PolicyMap is still missing major data sets that McCullough would like to upload, to help researchers get a better picture on critical issues facing the country. For example, McCullough says that she has long wanted to incorporate national foreclosure data as part of PolicyMap’s efforts to track factors influencing home sale prices, but it’s difficult to find comprehensive and authoritative foreclosure data sets. Plus, it’s still prohibitively expensive to purchase licenses for the foreclosure data from private vendors. PolicyMap clients have also expressed interest in accessing credit scores—some of the most difficult data to obtain. “We couldn’t even get permission from the credit-score agencies to license the data,” McCullough says. “And if we were going to get it from them, it would be aggregated at a high geography, [like] at a statewide level.”

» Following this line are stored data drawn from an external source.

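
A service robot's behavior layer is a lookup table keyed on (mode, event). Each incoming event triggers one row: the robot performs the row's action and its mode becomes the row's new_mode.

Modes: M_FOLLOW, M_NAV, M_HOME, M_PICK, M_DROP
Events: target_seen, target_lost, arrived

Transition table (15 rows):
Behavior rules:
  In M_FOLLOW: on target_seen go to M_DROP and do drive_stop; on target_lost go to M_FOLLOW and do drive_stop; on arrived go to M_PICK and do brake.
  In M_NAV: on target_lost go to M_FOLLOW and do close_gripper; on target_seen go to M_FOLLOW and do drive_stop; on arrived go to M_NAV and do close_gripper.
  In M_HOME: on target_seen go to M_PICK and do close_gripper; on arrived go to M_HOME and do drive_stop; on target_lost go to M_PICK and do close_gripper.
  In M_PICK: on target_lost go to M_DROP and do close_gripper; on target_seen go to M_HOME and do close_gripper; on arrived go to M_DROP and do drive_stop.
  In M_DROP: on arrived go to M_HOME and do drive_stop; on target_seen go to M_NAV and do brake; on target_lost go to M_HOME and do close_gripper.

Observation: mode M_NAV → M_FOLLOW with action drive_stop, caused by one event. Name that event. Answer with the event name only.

target_seen

try target_seen: (M_NAV, target_seen) → (M_FOLLOW, drive_stop)  ← matches
try target_lost: (M_NAV, target_lost) → (M_FOLLOW, close_gripper)
try arrived: (M_NAV, arrived) → (M_NAV, close_gripper)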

Meanwhile, PolicyMap will get one of its biggest-ever data resources this coming October, with the first segment of a project tentatively titled “State of the Nation’s Land,” subsidized by the Lincoln Institute. “State of the Nation’s Land” will include a collection of 18 huge databases from 150 different government agencies, covering criteria such as heavily polluted sites, public investments in land, flood zones, and zoning information.

The Lincoln Institute project is intended to help government agencies do their jobs better and provide average citizens with tools they can use to hold their elected officials more accountable. It should also shed more light on some our country’s most vexing problems, like the persistence of poverty in certain areas or reverse redlining, when minority consumers are targeted for loans on unfavorable terms. Ultimately, however—as with the discovery that the San Fernando Valley is in fact the most unaffordable place to live in the country relative to local residents’ income—we cannot even anticipate some of the most interesting facts and trends that will be unearthed in the future, as more researchers get savvy about navigating PolicyMap.

“Every time I get into PolicyMap, I start looking at new things,” says McCarthy. “There is a whole process of discovery that I go through, and it’s very illuminating.”

Alex Ulam is a journalist who focuses on architecture, landscape architecture, urban planning issues, and housing.